Labuhanbatu-Intipnews.com: Kepala Desa Emplasmen Sardi mengatakan desanya siap menjadi yang pertama masuk sebagai desa anti korupsi. Namun Sardi mengaku hal itu sangat sulit diwujudkan, karena ada pengeluaran untuk pengutipan yang menurutnya aneh dan tidak jelas.
“Ini ada lagi desa anti korupsi. Mau kali aku. Aku lah yang pertama-tama, ayok masuk gimana caranya. Yang banyakan persyaratan nya, gak mungkin kita ngikutin kayak gitu regulasinya susahnya gak tanggung. Maunya kan dipermudah lah. Tapi jangan ada pengutipan. Ada aja pengeluaran yang aneh-aneh yang gak jelas” ungkapnya kepada wartawan ketika dikonfirmasi terkait penggunaan dana desa, di kantornya, Rabu (31/07/24).
Menurut Sardi, tentang pengeluaran membiayai pengutipan yang tidak jelas itu sudah menjadi rahasia umum yang pasti sudah didengar banyak orang.
“Ye, kok gak tau. Gak usah pala ditanya aku. Pasti pernah dengar” jawabnya saat ditanya tentang pengutipan dimaksud.
Begitu juga ketika ditanyakan siapa pihak yang melakukan pengutipan sehingga mengakibatkan ada pengeluaran dana desa yang tidak jelas itu, Sardi mengaku yakin wartawan sudah pasti mengetahuinya.
“Yah, udah tahulah itu. Aku makanya satu-satunya kades yang kurang banyak ada kawan kades. Karena gak pernah ikut. Gak mau ikut yang aneh-aneh” katanya.
Dikatakan Sardi, dia merupakan kepala desa yang paling banyak melakukan penyelamatan uang negara. Dia bahkan tidak pernah ikut bimbingan teknis (bimtek) seperti ke Pulau Bali, Jogyakarta ataupun ke Lombok.

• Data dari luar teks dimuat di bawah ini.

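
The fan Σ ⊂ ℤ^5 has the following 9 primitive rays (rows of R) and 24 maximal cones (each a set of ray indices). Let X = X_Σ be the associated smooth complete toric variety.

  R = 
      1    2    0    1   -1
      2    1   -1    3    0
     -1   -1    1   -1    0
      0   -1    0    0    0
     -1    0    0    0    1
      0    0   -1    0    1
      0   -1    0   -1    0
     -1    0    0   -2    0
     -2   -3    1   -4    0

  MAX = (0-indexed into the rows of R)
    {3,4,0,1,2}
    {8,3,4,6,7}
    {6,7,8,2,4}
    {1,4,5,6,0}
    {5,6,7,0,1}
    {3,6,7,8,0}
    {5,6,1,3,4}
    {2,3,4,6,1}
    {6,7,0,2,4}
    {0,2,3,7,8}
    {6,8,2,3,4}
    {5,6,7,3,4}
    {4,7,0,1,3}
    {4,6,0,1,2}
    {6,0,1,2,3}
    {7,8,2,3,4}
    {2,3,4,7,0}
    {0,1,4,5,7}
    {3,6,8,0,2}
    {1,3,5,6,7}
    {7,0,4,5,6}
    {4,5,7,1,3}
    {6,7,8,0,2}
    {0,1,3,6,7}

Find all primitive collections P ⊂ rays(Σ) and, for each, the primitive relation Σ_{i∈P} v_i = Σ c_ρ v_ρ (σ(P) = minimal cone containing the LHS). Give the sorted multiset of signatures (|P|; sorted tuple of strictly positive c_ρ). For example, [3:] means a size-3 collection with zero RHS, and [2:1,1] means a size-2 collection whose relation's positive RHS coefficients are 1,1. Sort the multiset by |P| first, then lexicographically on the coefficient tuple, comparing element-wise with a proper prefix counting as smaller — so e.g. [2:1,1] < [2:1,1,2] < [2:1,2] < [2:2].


Primitive collections (9):

  • {1,8}:  v_{1} + v_{8} = v_{3} + v_{6} ; sig = [2:1,1]
  • {2,5}:  v_{2} + v_{5} = v_{4} + v_{6} ; sig = [2:1,1]
  • {5,8}:  v_{5} + v_{8} = v_{3} + v_{4} + 2·v_{6} + v_{7} ; sig = [2:1,1,1,2]
  • {1,2,7}:  v_{1} + v_{2} + v_{7} = 0 ; sig = [3:]
  • {0,3,5}:  v_{0} + v_{3} + v_{5} = v_{1} + v_{7} ; sig = [3:1,1]
  • {0,4,8}:  v_{0} + v_{4} + v_{8} = v_{2} + v_{7} ; sig = [3:1,1]
  • {0,3,4,6}:  v_{0} + v_{3} + v_{4} + v_{6} = 0 ; sig = [4:]
  • {1,4,6,7}:  v_{1} + v_{4} + v_{6} + v_{7} = v_{5} ; sig = [4:1]
  • {2,3,6,7}:  v_{2} + v_{3} + v_{6} + v_{7} = v_{8} ; sig = [4:1]

Hence PRS(X_Σ) =
    |P|=2: 3 collections, coeffs (1,1), (1,1), (1,1,1,2)
    |P|=3: 3 collections, coeffs (), (1,1), (1,1)
    |P|=4: 3 collections, coeffs (), (1), (1)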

“ Paling banyak menyelamatkan uang desa ini aku. Bimtek pun gak pernah aku ikut. Orang itu kemana coba. Ke Bali, Yogya, Lombok. Semua kemana aku gak pernah ikut” cetusnya.
Sardi merasa bahwa Bimtek ke tempat yang dia sebutkan itu tidaklah penting. Karena cuma untuk jalan-jalan dan terkesan menghamburkan uang desa tanpa ada manfaat yang diperoleh.

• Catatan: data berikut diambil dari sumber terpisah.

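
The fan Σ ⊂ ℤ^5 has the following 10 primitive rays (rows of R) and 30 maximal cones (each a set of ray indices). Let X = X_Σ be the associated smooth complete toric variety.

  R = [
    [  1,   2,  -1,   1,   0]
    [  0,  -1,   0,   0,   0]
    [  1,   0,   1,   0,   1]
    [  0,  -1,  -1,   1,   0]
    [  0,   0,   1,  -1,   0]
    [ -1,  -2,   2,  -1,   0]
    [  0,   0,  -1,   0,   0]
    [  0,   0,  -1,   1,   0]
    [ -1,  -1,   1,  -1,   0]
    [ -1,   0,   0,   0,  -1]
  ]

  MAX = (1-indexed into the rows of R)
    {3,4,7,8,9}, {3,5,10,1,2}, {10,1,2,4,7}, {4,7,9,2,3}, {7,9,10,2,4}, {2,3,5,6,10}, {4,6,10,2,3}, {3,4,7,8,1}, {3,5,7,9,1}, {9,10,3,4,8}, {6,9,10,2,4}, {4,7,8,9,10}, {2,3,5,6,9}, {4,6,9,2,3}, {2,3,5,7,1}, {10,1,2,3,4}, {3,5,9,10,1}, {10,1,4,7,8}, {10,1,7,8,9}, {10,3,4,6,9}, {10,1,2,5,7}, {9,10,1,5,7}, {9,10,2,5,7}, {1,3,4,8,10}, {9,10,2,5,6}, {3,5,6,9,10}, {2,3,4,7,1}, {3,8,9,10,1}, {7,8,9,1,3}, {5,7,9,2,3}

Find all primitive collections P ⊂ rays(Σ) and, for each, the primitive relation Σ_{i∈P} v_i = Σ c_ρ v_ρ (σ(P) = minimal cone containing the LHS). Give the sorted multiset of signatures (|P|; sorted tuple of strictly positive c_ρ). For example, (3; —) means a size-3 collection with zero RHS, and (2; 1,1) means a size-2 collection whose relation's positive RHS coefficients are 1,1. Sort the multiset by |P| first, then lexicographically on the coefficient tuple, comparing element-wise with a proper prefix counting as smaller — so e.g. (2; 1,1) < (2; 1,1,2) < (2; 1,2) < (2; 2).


10 collections generate NE(X_Σ); each relation:

  {5,8}:  v_{5} + v_{8} = 0 — sig = (2; —)
  {2,8}:  v_{2} + v_{8} = v_{4} — sig = (2; 1)
  {4,5}:  v_{4} + v_{5} = v_{2} — sig = (2; 1)
  {1,6}:  v_{1} + v_{6} = v_{3} + v_{10} — sig = (2; 1,1)
  {6,7}:  v_{6} + v_{7} = v_{2} + v_{9} — sig = (2; 1,1)
  {6,8}:  v_{6} + v_{8} = v_{3} + v_{4} + v_{9} + v_{10} — sig = (2; 1,1,1,1)
  {1,2,9}:  v_{1} + v_{2} + v_{9} = 0 — sig = (3; —)
  {3,7,10}:  v_{3} + v_{7} + v_{10} = 0 — sig = (3; —)
  {1,4,9}:  v_{1} + v_{4} + v_{9} = v_{8} — sig = (3; 1)
  {2,3,9,10}:  v_{2} + v_{3} + v_{9} + v_{10} = v_{6} — sig = (4; 1)

Sorted signature multiset PRS(X):
    |P|=2: 6 collections, coeffs (), (1), (1), (1,1), (1,1), (1,1,1,1)
    |P|=3: 3 collections, coeffs (), (), (1)
    |P|=4: 1 collection, coeffs (1)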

“Untuk apa kesana cuma jalan-jalan. Bukan ada ilmunya. Ilmunya cari aja disini bisa” bebernya.
Selain itu Sardi juga mengeluhkan sulitnya mengurus pencairan dana desa (DD) yang bersumber APBN dan Alokasi Dana Desa (ADD) dari APBD Kabupaten yang merupakan sumber pendapatan Anggaran Pendapatan dan Belanja Desa (APBDesa).
Bahkan kata dia, untuk ADD yang bersumber dari APBD Kabupaten, sampai saat ini tidak kunjung diterima.oleh pemerintah desa.
“Ini heran, tahun-tahun sekarang ini agak susah kita. Kalau dulu gak. Uda memang waktunya, bulan sekian keluar. Kalau sekarang itu syaratnya ada saja. Kadang ada perubahan apa kek. ADD sampai sekarang belum. Sudah setengah tahun belum dibagi” ujarnya.
Sardi berpendapat bahwa kesulitan dalam proses pencairan dana itu bukan berasal dari pemerintah pusat, melainkan dari pemerintah kabupaten.
“Kita urusan gitu-gitu kabupaten itu. Kalau dari pusat kayaknya pasti sudah selesai. Memang kita heran. Mau menyelesaikan itu pasti ada aja yang harus diselesaikan. Sudah diselesaikan nunggu lagi. Harus semua selesai baru dicairkan” pungkasnya. (Itp AAT).